Anabaptist Movement
Sources: Conrad Grebel’s letters; Michael Sattler, Schleitheim Confession (1527); Menno Simons, Foundation of Christian Doctrine (~1539); Harold Bender, The Anabaptist Vision (1944).
The Anabaptists (“re-baptizers”) were the radical wing of the Reformation who rejected infant baptism and demanded believer’s baptism, separation of church and state, and nonviolence — positions that made them enemies of both Catholics and magisterial Protestants. The first Anabaptist baptism occurred in Zurich, January 21, 1525, when Conrad Grebel baptized Georg Blaurock against Zwingli’s explicit opposition. The Schleitheim Confession (1527) articulated the core commitments: believer’s baptism, the ban (church discipline), the breaking of bread (simple memorial Eucharist), separation from the world, shepherds/pastors chosen from the congregation, nonresistance (refusal of the sword), and rejection of the oath.

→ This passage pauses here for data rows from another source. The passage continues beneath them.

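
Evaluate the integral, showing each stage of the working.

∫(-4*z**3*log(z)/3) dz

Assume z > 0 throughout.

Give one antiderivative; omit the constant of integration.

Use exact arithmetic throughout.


Step 1. Integrate ∫(-4*z**3*log(z)/3) dz by parts with u = log(z), dv = (-4*z**3/3) dz, so v = -z**4/3 [assuming z > 0]: now -z**4*log(z)/3 + ∫(z**3/3) dz.
Step 2. Evaluate the standard form: now -z**4*log(z)/3 + z**4/12.
Answer: -z**4*log(z)/3 + z**4/12.


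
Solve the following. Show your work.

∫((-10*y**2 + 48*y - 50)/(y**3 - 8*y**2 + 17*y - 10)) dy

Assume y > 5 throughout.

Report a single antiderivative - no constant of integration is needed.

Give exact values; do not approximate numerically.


Step 1. Decompose ∫((-10*y**2 + 48*y - 50)/(y**3 - 8*y**2 + 17*y - 10)) dy by partial fractions, (-10*y**2 + 48*y - 50)/(y**3 - 8*y**2 + 17*y - 10) = -3/(y - 1) - 2/(y - 2) - 5/(y - 5): now ∫(-5/(y - 5)) dy + ∫(-2/(y - 2)) dy + ∫(-3/(y - 1)) dy.
Step 2. Evaluate the standard form [assuming y > 2]: now -2*log(y - 2) + ∫(-5/(y - 5)) dy + ∫(-3/(y - 1)) dy.
Step 3. Evaluate the standard form [assuming y > 5]: now -5*log(y - 5) - 2*log(y - 2) + ∫(-3/(y - 1)) dy.
Step 4. Evaluate the standard form [assuming y > 1]: now -5*log(y - 5) - 2*log(y - 2) - 3*log(y - 1).
Answer: -5*log(y - 5) - 2*log(y - 2) - 3*log(y - 1).


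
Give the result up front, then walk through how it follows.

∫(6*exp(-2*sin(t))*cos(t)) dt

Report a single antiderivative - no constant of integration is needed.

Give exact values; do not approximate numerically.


The answer is -3*exp(-2*sin(t)).
Step 1. Substitute u = sin(t), turning ∫(6*exp(-2*sin(t))*cos(t)) dt into ∫(6*exp(-2*u)) du: now ∫(6*exp(-2*u)) du.
Step 2. Evaluate the standard form: now -3*exp(-2*u).
Step 3. Substitute back u = sin(t): now -3*exp(-2*sin(t)).
Answer: -3*exp(-2*sin(t)).


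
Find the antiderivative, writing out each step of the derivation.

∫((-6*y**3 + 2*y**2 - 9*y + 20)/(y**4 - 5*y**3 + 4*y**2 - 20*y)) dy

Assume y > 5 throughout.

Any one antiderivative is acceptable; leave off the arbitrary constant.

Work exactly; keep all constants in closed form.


Step 1. Decompose ∫((-6*y**3 + 2*y**2 - 9*y + 20)/(y**4 - 5*y**3 + 4*y**2 - 20*y)) dy by partial fractions, (-6*y**3 + 2*y**2 - 9*y + 20)/(y**4 - 5*y**3 + 4*y**2 - 20*y) = -3/(y**2 + 4) - 5/(y - 5) - 1/y: now ∫(-1/y) dy + ∫(-5/(y - 5)) dy + ∫(-3/(y**2 + 4)) dy.
Step 2. Evaluate the standard form [assuming y > 5]: now -5*log(y - 5) + ∫(-1/y) dy + ∫(-3/(y**2 + 4)) dy.
Step 3. Evaluate the standard form [assuming y > 0]: now -log(y) - 5*log(y - 5) + ∫(-3/(y**2 + 4)) dy.
Step 4. Evaluate the standard form: now -log(y) - 5*log(y - 5) - 3*atan(y/2)/2.
Answer: -log(y) - 5*log(y - 5) - 3*atan(y/2)/2.


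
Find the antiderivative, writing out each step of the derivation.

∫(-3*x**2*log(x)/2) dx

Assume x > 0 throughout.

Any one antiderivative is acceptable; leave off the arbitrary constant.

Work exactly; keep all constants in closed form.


Step 1. Integrate ∫(-3*x**2*log(x)/2) dx by parts with u = log(x), dv = (-3*x**2/2) dx, so v = -x**3/2 [assuming x > 0]: now -x**3*log(x)/2 + ∫(x**2/2) dx.
Step 2. Evaluate the standard form: now -x**3*log(x)/2 + x**3/6.
Answer: -x**3*log(x)/2 + x**3/6.


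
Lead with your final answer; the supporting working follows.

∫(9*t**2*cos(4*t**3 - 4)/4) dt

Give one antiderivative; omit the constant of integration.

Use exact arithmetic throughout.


The answer is 3*sin(4*t**3 - 4)/16.
Step 1. Substitute u = t**3 - 1, turning ∫(9*t**2*cos(4*t**3 - 4)/4) dt into ∫(3*cos(4*u)/4) du: now ∫(3*cos(4*u)/4) du.
Step 2. Evaluate the standard form: now 3*sin(4*u)/16.
Step 3. Substitute back u = t**3 - 1: now 3*sin(4*t**3 - 4)/16.
Answer: 3*sin(4*t**3 - 4)/16.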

The persecution: Anabaptists were executed by Catholics, Lutherans, and Zwinglians alike — drowned, burned, beheaded. Felix Manz (the first Anabaptist martyr) was drowned in Zurich’s Limmat River by Zwingli’s council in 1527. The Martyrs’ Mirror (~1660) documents thousands of executions. The legacy: Mennonites (from Menno Simons), Amish (from Jakob Ammann’s 1693 split), Hutterites, and Brethren communities descend from Anabaptism. The Anabaptist emphasis on voluntary church membership, separation of church and state, and pacifism influenced the Baptist movement and, through Roger Williams, the American constitutional principle of religious liberty.